My process changes depending on the project or piece, but I like looking back at a piece and see the evolution from inspiration, to concept to design. I once took a photo on a walk around my neighborhood that later inspired an illustration with the same color palette. The textile I created in that illustration then became a print that I hand painted onto some clothing. Each phase of the process came so organically and the end result was completely different from conception.
How do you think creativity contributes to some of the world’s bigger conversations and how do you think your work as a fashion illustrator/art in general is playing a role in this shift in thinking?

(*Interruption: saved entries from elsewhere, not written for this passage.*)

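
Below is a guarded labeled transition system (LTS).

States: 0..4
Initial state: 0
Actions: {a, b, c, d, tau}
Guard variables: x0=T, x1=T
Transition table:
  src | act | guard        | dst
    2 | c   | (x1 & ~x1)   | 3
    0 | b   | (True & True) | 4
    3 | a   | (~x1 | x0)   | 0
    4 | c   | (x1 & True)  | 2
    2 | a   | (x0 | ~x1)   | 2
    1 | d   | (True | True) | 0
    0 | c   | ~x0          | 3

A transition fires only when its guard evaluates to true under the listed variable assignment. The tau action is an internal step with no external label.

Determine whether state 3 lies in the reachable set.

Answer: UNREACHABLE

Analysis:
After dropping false guards: 5 live edges.
L0 = {0}
L1 = {4}  now seen {0,4}
L2 = {2}  now seen {0,2,4}
Reach set: {0,2,4}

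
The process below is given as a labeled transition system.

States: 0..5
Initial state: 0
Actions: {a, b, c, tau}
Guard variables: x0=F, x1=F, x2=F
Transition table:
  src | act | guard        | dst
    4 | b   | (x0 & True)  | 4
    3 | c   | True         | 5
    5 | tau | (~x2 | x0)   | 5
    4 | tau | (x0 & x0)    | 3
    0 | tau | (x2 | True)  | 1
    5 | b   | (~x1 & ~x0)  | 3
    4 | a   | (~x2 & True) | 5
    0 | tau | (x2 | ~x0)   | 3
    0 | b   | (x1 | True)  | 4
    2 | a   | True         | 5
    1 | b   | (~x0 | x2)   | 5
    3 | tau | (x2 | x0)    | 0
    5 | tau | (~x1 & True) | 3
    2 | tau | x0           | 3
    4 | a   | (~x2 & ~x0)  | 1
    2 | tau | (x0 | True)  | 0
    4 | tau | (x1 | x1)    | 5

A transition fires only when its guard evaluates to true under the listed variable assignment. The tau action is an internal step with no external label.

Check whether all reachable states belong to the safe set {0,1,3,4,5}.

Answer: INVARIANT HOLDS

Analysis:
Safe = {0,1,3,4,5}
Reachable = {0,1,3,4,5}
  0: ✓
  1: ✓
  3: ✓
  4: ✓
  5: ✓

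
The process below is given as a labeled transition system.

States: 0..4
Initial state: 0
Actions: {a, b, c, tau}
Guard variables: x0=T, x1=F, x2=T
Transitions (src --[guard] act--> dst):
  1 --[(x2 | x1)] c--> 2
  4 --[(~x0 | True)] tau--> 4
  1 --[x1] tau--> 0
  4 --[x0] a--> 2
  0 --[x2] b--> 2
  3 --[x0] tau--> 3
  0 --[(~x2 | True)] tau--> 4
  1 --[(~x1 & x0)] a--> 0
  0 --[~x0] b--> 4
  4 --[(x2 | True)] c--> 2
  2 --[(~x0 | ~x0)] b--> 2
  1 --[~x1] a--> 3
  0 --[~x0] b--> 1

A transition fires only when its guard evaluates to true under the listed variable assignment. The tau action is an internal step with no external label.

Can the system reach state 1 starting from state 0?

After dropping false guards: 9 live edges.
depth 0: {0}
depth 1: {2,4}  cumulative {0,2,4}
R = {0,2,4}

Answer: UNREACHABLE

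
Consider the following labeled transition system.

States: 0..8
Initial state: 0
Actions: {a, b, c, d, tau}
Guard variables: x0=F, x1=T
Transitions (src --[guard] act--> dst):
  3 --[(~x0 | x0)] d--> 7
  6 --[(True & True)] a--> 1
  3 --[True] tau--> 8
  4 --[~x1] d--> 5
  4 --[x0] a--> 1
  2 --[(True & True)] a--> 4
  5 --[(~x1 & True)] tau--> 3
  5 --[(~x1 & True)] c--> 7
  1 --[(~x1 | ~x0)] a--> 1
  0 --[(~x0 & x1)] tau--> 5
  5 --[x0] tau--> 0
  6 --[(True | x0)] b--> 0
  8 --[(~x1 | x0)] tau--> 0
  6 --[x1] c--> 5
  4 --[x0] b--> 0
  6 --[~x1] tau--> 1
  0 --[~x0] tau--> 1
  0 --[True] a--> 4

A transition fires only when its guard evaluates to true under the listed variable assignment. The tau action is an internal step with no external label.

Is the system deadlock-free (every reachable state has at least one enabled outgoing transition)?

R = {0,1,4,5}
  0: a→4  tau→1  tau→5  [3 exit(s)]
  1: a→1  [1 exit(s)]
  4: ∅  [STUCK]
  5: ∅  [STUCK]
witness 4: a

Answer: DEADLOCK at state 4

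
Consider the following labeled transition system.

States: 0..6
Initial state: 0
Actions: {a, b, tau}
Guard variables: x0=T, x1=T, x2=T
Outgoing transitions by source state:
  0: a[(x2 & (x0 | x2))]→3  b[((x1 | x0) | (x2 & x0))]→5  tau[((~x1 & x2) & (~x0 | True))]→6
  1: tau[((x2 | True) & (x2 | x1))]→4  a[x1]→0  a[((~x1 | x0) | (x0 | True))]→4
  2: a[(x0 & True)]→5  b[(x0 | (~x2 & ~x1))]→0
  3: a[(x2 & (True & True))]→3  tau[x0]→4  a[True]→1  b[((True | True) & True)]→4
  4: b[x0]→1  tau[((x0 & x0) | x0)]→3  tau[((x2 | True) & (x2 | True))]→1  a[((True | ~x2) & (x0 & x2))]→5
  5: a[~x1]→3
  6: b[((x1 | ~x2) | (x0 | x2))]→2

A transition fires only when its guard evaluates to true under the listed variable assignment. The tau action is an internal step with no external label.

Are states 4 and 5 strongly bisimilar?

Refine partition for ~:
  π0 = {{0,1,2,3,4,5,6}}
  π1 = {{0,2},{1},{3,4},{5},{6}}
  π2 = {{0},{1},{2},{3},{4},{5},{6}}
7 equivalence class(es) (converged in 3)
4∈{4}, 5∈{5}

Answer: NOT BISIMILAR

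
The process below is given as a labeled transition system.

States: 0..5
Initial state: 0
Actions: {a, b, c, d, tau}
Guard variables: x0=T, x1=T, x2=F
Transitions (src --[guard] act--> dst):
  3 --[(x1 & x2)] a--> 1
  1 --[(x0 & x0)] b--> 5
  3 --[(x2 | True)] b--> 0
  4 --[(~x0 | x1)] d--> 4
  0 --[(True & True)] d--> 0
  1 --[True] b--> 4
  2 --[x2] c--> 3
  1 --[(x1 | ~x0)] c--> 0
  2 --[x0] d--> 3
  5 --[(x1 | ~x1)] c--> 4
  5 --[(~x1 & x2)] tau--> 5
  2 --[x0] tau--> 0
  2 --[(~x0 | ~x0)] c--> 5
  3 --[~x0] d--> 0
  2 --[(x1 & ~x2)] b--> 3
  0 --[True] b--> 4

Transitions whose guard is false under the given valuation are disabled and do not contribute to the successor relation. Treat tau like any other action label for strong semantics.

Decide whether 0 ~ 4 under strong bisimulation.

Answer: NOT BISIMILAR

Analysis:
Bisimulation quotient by refinement:
  round 0: {{0,1,2,3,4,5}}
  round 1: {{0},{1},{2},{3},{4},{5}}
6 equivalence class(es) (converged in 2)
[0]={0}  [4]={4}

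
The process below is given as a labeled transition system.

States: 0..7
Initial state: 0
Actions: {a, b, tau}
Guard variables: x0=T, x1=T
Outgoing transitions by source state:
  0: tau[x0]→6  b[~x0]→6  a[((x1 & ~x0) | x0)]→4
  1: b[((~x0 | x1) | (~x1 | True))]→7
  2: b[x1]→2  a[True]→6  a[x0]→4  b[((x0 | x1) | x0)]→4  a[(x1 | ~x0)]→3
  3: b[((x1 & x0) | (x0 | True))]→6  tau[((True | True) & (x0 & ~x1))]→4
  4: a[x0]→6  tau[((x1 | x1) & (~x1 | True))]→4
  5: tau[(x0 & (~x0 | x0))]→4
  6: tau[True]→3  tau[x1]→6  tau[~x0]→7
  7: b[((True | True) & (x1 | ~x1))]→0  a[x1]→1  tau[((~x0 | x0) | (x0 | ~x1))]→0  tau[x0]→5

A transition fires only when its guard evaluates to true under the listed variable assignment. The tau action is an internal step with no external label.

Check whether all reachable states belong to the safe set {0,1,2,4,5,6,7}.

Allowed set {0,1,2,4,5,6,7}
Reach set: {0,3,4,6}
  0: safe
  3: VIOLATES
  4: safe
  6: safe
witness against invariant: tau·tau → 3

Answer: INVARIANT VIOLATED at state 3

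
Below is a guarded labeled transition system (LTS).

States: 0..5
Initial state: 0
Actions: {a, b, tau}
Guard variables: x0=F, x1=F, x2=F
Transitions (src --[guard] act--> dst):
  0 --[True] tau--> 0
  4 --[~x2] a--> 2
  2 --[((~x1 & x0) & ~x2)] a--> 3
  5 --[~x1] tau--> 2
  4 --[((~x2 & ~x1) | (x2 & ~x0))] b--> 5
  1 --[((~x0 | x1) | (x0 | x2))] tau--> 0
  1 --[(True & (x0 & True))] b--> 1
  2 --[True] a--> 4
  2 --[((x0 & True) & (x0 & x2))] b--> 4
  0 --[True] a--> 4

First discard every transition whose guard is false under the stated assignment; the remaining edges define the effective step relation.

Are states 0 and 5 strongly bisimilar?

Answer: NOT BISIMILAR

Trace:
Bisimulation quotient by refinement:
  π0 = {{0,1,2,3,4,5}}
  π1 = {{0},{1,5},{2},{3},{4}}
  π2 = {{0},{1},{2},{3},{4},{5}}
Fixed point at round 3; 6 class(es).
[0]={0}  [5]={5}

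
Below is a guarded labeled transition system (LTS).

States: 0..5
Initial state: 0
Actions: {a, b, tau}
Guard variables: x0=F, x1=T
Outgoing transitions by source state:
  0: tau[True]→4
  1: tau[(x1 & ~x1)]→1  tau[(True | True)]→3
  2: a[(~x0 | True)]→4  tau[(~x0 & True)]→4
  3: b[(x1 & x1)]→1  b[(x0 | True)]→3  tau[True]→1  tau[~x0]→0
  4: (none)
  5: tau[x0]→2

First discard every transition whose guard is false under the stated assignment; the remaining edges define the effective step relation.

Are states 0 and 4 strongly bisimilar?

Compute ~ classes (split until stable):
  P[0] = {{0,1,2,3,4,5}}
  P[1] = {{0,1},{2},{3},{4,5}}
  P[2] = {{0},{1},{2},{3},{4,5}}
5 equivalence class(es) (converged in 3)
0∈{0}, 4∈{4,5}

Answer: NOT BISIMILAR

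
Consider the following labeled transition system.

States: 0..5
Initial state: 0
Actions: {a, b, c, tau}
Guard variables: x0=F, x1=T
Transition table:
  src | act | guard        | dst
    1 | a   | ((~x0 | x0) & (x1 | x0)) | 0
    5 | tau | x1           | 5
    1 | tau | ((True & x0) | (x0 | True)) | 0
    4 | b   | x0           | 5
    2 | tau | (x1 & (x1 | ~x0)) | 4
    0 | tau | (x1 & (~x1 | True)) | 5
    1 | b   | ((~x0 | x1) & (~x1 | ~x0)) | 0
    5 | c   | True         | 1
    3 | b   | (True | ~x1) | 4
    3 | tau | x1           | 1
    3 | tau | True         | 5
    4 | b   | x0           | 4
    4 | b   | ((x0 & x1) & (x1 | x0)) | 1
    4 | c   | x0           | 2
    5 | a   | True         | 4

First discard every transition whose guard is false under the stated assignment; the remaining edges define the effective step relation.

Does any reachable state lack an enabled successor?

Reachable = {0,1,4,5}
  0: tau→5  [deg 1]
  1: a→0  b→0  tau→0  [deg 3]
  4: ∅  [no exit]
  5: a→4  c→1  tau→5  [deg 3]
witness 4: tau·a

Answer: DEADLOCK at state 4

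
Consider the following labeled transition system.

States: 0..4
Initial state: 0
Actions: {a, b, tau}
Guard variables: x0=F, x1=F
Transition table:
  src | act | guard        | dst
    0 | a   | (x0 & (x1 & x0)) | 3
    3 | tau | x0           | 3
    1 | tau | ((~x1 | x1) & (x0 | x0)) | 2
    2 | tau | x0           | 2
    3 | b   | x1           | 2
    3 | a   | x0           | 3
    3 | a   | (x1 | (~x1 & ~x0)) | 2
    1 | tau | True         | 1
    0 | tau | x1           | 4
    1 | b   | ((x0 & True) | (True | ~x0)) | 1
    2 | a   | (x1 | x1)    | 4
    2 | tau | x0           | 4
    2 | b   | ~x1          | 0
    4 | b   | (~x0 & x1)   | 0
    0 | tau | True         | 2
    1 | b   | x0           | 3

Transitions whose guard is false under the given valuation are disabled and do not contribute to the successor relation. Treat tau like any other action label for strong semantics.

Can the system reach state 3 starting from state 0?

Answer: UNREACHABLE

Trace:
Guard filter leaves 5 enabled edge(s).
Layer 0: {0}
Layer 1: {2}  total {0,2}
Reach set: {0,2}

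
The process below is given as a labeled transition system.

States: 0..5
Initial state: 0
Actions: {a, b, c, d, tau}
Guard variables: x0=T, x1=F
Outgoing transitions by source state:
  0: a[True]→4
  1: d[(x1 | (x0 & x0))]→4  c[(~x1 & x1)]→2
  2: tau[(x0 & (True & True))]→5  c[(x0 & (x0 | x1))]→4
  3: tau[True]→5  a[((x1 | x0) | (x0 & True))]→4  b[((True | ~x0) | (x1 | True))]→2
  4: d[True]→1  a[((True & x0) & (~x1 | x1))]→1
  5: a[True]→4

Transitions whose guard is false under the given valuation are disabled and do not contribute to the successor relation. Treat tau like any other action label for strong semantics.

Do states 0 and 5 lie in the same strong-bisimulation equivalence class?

Answer: BISIMILAR

Working:
Bisimulation quotient by refinement:
  π0 = {{0,1,2,3,4,5}}
  π1 = {{0,5},{1},{2},{3},{4}}
Fixed point at round 2; 5 class(es).
0∈{0,5}, 5∈{0,5}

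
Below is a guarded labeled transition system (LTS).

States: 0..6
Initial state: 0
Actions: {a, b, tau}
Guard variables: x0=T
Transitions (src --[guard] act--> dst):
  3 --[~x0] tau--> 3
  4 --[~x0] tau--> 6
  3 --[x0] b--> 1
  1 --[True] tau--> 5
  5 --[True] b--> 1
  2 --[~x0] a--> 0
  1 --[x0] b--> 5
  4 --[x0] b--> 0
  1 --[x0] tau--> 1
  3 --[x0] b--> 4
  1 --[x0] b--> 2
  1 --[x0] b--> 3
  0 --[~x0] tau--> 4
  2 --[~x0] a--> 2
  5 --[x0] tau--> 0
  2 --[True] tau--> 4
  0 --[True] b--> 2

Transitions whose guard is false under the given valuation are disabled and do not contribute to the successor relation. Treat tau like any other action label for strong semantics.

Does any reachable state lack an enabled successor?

R = {0,2,4}
  0: b→2  [deg 1]
  2: tau→4  [deg 1]
  4: b→0  [deg 1]

Answer: DEADLOCK-FREE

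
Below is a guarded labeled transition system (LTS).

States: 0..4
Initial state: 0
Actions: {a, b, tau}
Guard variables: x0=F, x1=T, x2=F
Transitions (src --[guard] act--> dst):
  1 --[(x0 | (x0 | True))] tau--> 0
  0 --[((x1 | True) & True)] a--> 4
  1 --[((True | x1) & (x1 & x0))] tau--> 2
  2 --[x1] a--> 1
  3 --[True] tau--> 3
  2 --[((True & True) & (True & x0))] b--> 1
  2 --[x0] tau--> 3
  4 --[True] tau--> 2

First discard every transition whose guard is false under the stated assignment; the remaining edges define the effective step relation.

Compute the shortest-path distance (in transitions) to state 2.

BFS to 2:
  L0 = {0}
  L1 = {4}
  L2 = {2}
depth(2)=2, e.g. a·tau

Answer: 2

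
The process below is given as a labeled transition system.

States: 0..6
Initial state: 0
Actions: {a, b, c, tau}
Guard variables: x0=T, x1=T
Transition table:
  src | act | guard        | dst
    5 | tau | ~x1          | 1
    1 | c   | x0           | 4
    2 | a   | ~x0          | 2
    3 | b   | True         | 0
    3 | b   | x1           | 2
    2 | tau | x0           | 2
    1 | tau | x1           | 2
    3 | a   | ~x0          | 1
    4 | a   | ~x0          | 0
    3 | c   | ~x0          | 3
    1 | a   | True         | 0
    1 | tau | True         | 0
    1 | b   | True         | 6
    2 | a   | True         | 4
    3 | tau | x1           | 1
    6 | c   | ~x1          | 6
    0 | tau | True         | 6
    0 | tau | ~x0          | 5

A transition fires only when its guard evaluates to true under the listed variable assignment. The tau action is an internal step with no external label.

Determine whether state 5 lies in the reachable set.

Answer: UNREACHABLE

Trace:
After dropping false guards: 11 live edges.
depth 0: {0}
depth 1: {6}  cumulative {0,6}
R = {0,6}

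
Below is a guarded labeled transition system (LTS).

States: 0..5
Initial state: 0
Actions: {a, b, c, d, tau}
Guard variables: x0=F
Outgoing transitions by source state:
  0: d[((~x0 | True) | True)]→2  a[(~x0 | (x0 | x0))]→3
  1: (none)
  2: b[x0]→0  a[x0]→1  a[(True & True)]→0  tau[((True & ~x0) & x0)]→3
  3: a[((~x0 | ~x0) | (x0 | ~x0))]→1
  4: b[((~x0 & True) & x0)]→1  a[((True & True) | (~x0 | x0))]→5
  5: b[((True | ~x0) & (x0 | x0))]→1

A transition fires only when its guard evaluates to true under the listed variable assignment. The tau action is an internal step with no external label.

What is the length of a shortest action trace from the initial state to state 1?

Answer: 2

Trace:
Layered search for 1:
  depth 0: {0}
  depth 1: {2,3}
  depth 2: {1}
1 enters at depth 2; path a·a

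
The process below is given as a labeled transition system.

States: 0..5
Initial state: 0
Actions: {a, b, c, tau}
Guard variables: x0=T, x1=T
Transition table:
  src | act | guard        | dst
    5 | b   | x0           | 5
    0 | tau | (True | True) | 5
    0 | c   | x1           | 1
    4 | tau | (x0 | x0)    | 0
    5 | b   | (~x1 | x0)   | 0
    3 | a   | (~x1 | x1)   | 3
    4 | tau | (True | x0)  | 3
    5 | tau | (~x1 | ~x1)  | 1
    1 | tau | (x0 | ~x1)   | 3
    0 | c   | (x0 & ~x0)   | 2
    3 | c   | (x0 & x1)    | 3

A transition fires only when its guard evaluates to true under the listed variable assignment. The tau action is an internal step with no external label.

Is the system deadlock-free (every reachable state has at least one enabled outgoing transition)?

Answer: DEADLOCK-FREE

Trace:
Reachable = {0,1,3,5}
  0: c→1  tau→5  [2 out]
  1: tau→3  [1 out]
  3: a→3  c→3  [2 out]
  5: b→0  b→5  [2 out]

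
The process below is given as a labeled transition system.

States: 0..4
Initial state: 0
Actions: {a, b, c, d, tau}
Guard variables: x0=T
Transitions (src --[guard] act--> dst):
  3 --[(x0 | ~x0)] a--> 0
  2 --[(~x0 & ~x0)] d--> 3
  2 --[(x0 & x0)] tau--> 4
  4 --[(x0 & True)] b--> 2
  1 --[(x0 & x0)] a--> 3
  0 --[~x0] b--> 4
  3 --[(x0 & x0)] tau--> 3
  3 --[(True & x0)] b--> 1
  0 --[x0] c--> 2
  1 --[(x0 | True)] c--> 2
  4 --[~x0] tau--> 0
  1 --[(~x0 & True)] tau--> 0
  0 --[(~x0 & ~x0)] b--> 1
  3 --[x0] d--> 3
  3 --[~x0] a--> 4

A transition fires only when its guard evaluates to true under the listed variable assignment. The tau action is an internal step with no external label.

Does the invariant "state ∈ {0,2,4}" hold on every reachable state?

Inv-set: {0,2,4}
Reach set: {0,2,4}
  0: ok
  2: ok
  4: ok

Answer: INVARIANT HOLDS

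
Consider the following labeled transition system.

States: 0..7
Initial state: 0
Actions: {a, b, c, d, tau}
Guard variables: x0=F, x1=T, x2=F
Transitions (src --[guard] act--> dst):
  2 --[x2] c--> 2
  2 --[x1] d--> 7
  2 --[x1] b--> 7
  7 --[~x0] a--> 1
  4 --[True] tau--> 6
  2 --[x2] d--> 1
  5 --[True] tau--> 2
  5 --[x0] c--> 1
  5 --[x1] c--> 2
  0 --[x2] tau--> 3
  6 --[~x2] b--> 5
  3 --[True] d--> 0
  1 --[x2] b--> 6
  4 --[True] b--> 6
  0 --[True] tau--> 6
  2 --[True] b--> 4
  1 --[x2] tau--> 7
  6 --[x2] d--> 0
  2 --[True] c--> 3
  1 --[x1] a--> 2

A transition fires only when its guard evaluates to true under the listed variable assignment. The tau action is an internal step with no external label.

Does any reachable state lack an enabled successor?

Reach set: {0,1,2,3,4,5,6,7}
  0: tau→6  [1 exit(s)]
  1: a→2  [1 exit(s)]
  2: b→4  b→7  c→3  d→7  [4 exit(s)]
  3: d→0  [1 exit(s)]
  4: b→6  tau→6  [2 exit(s)]
  5: c→2  tau→2  [2 exit(s)]
  6: b→5  [1 exit(s)]
  7: a→1  [1 exit(s)]

Answer: DEADLOCK-FREE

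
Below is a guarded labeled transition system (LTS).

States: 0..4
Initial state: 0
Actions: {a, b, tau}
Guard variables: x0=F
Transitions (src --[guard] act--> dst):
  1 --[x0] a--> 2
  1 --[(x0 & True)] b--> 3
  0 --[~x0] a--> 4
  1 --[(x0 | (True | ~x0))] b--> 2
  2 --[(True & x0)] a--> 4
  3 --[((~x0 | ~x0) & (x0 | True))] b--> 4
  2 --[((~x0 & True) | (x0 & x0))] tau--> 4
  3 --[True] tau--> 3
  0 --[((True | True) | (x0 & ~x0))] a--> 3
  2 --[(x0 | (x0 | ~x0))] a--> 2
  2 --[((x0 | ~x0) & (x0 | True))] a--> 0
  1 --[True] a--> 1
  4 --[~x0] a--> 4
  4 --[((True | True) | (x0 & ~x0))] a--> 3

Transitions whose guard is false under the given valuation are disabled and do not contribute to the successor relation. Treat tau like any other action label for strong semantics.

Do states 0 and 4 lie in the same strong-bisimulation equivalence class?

Answer: BISIMILAR

Working:
Refine partition for ~:
  π0 = {{0,1,2,3,4}}
  π1 = {{0,4},{1},{2},{3}}
stable after 2 split(s): 4 block(s)
0∈{0,4}, 4∈{0,4}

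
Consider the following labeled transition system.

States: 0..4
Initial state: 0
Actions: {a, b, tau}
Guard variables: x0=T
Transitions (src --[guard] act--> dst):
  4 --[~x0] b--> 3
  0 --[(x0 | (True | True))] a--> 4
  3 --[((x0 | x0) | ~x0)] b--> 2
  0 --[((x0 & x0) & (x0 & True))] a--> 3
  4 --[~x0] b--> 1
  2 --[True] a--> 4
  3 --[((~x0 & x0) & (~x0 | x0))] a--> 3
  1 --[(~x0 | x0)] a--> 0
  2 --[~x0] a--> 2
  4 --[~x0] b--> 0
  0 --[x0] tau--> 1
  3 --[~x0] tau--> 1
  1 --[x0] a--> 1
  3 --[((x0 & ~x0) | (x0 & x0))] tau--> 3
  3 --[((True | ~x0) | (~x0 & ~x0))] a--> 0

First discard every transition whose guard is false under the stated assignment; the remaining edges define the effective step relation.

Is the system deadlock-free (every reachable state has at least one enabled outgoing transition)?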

I’ll answer to one idea which is the stigma associated with the arts, or the mentality that being an artist is not a viable, or practical career. When I was in college, I dropped being an art major because of people asking questions like, “What are you going to do with an art degree?” It took me a while after school before I pursued illustration again and even longer until I felt comfortable sharing my work with the public. I’d like to think that this resurgence of illustrators and artists (thanks to social media) is having a social impact on how the world views creativity. More importantly, I would hope that this shift in thinking will trickle down into the education system and the arts will be considered just as important as the humanities and sciences. Young people need to be encouraged to pursue what they love vs. what seems more practical.
With regard to your studio, what are your thoughts on the synergy between fashion, art and interior style and do you feel you have a similar approach to all three?
I work from home so my interior space is pretty much indicative of both my work and fashion sense. There are elements of minimalism with a stark contrast of black and white, and then there’s also an eclectic, old-word, earthy vibe. I’m at a constant tug of war between the two and will especially notice it when scrolling through my Instagram feed. I’ll look and think “Oh I’m in a minimalist phase because I’ve worn black every day this week and my work lacks any color.” I prefer some vibrancy and color in my approach to all three though. I think that side of me comes out when I’m most inspired.
The Style Line was built on the premise of discovery, exploration and transit. With this in mind, what is your “the style line” in your wardrobe?
There’s still a lot of originality on the East side of Los Angeles. It’s inspiring to see individuals pushing the boundaries with an often times unconventional way of dressing. There exists this sort of effortless approach as in “I didn’t really try” vs. effortless in a “chic” way. My style can sometimes change on a day-to-day basis so I feel confident in embracing that change rather than fighting against it.
As an LA-based creative if you weren’t an illustrator what else would you be doing and generally how do you think LA fosters its creative community?
Costume and set design for film has always been pretty intriguing to me. I also love music. Is making personal playlists a job? I love many forms of creativity so I don’t think illustration is necessarily my end goal. There are a few project ideas that I’m letting percolate right now. I think they will come to fruition in the coming year. That being said, the creative community in Los Angeles is interesting because everyone appears to be isolated, but they actually thrive on collaboration and are really great at it. I think individuals here are incredibly hungry because everything feels slightly within reach.